JV: Think of it like we're chefs. The best ones take real pride in what they serve to customers and taste what they are preparing to make sure it's up to their standards. That's what we do each day.
BI: What are the three things about your job that might surprise people?
JV: There are probably more than three! I guess the number one surprise may be that some of our most senior brewmasters are women. There's a belief that this is a male-dominated industry, and at Anheuser-Busch it's not. I think people may also be interested in the level of commitment we give to ensure a high-level of quality and consistency in every beer we make.
RR: A third thing that surprises many of my friends when we talk about what I do is the amount of science that's involved. Brewing a truly consistent, high-quality beer that is enjoyed all over the country requires real science and engineering. (This is why we have those degrees!)

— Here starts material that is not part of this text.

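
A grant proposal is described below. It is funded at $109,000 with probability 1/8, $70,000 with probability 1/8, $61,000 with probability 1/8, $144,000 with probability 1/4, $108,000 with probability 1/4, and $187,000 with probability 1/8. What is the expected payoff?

$116,375

EV = 1/8 × 109000 + 1/8 × 70000 + 1/8 × 61000 + 1/4 × 144000 + 1/4 × 108000 + 1/8 × 187000 = 13625 + 8750 + 7625 + 36000 + 27000 + 23375 = 116375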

BI: What are some of the biggest misconceptions about being a brewmaster?
JV: Most folks would be surprised to know how complicated it can be to make a great beer consistently. It is very exciting to see so many people take up home brewing because it is only through brewing that you begin to understand the blend of artistry and science required to make a really good beer.
You need to balance the two and combine a passion for flavor with a command of the science that drives consistency and quality. And at the same time you need to have strong understanding of consumer trends and preferences so you're making beer that people really will enjoy. It's more complicated than you might expect, but really rewarding, too.
BI: What are some of the biggest challenges you face in your job?
RR: Being a female brewmaster has had more advantages than challenges for me. As a consumer-centric company being able to bring the female perspective to what we are brewing has been a key advantage. We do represent a little more than half the consumers in the world, after all.
BI: Anything else you find particularly exciting about your job?
JV: People might think we make the same beer every day, but that's not true. We are constantly innovating and experimenting. Basically, if there's an ingredient out there that can be brewed, we likely already have. And when it's really good we do our best to share the experience with our customers. To me there's nothing cooler than making some of best-loved beers in the world, unless of course it's getting the chance to brew one that will become the next beer people will love. That's pretty cool, too.